GSK Managing Director John Musunga told Capital Business in an interview on Monday that the refurbishment would cost Sh220 million.

“The factory predominantly manufactures our consumer health care products like panadol, hedex, lucozade and many others. It is present and manufactures here (Kenya),” Mr Musunga said.

“The work of upgrading started last year and we expect to complete the activities by end of this year or early next year.  So hopefully we will have a state-of -the art-factory continuing to manufacture and serve Kenyans,” he added.

Mr Musunga assured consumers that the upscaling would not affect drug prices in any way.

He said the company would continue to manufacture medicines of high quality and at affordable prices.

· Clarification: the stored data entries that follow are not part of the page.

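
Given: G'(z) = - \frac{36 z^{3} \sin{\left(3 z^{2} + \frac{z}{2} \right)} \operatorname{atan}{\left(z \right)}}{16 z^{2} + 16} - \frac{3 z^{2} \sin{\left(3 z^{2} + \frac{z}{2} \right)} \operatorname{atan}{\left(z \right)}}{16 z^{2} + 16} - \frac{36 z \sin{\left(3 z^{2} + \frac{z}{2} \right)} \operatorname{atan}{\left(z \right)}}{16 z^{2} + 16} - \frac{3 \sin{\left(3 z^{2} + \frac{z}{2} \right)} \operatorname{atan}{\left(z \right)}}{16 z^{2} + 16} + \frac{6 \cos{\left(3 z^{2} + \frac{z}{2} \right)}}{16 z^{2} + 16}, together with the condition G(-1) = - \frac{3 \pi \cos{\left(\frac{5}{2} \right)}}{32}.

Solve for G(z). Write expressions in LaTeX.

G(z) = \frac{3 \cos{\left(3 z^{2} + \frac{z}{2} \right)} \operatorname{atan}{\left(z \right)}}{8}

G'(z) has the shape u'v + uv' for u = \frac{3 \operatorname{atan}{\left(z \right)}}{8} and v = \cos{\left(3 z^{2} + \frac{z}{2} \right)} — it is the derivative of the product u*v.
A general antiderivative is \frac{3 \cos{\left(3 z^{2} + \frac{z}{2} \right)} \operatorname{atan}{\left(z \right)}}{8} + C.
The condition gives C = - \frac{3 \pi \cos{\left(\frac{5}{2} \right)}}{32} - (- \frac{3 \pi \cos{\left(\frac{5}{2} \right)}}{32}) = 0.
So G(z) = \frac{3 \cos{\left(3 z^{2} + \frac{z}{2} \right)} \operatorname{atan}{\left(z \right)}}{8}.
Check: d/dz[\frac{3 \cos{\left(3 z^{2} + \frac{z}{2} \right)} \operatorname{atan}{\left(z \right)}}{8}] = \frac{- 36 z^{3} \sin{\left(3 z^{2} + \frac{z}{2} \right)} \operatorname{atan}{\left(z \right)} - 3 z^{2} \sin{\left(3 z^{2} + \frac{z}{2} \right)} \operatorname{atan}{\left(z \right)} - 36 z \sin{\left(3 z^{2} + \frac{z}{2} \right)} \operatorname{atan}{\left(z \right)} - 3 \sin{\left(3 z^{2} + \frac{z}{2} \right)} \operatorname{atan}{\left(z \right)} + 6 \cos{\left(3 z^{2} + \frac{z}{2} \right)}}{16 z^{2} + 16}, which equals G'(z).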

“Safety in medicines comes with a good manufacturing system and process so GSK adheres to what we call good manufacturing practices which are procedures and processes in place that ensure that you do certain things in a particular way and you document what you are doing,” the GSK boss said.

He said this ensured that the products could be easily traced back to the patient level if there was any mistake.

At the same time the pharmaceutical giant pledged to continue developing vaccines especially for the high killer diseases.

GSK East Africa Vaccines Director Patrick Abele however said there was need for awareness creation when these vaccines are developed so that people can know of the prevention measures.

“Vaccines initially are introduced in the private market and then there is awareness created for the doctors. The government and other partners come on board and then they create a funding mechanism which allows the vaccine to be available to the general public,” Mr Abele said.

He said many of the vaccines that were available like the latest HPV which prevents cervical cancer, Hepatitis B vaccine which is for liver cancer and pneumacoco for pneumonia were yet to be available in the public sector.

He says plans were underway to make some of these vaccines available in the public sector.

“There are plans at an advanced level to introduce the pneumococo vaccine especially into the Expanded Programme of Immunisation (EPI),” he said.

“The process is normally more detailed because it involves fundraising sometimes at a global level. There is also what we call World Health Organisation prequalifications so all these elements play a big role in ultimately delivering the vaccine.”

Mr Abele said there were also plans to make the HPV vaccine for cervical cancer which has become a major killer disease in women available in the public sector.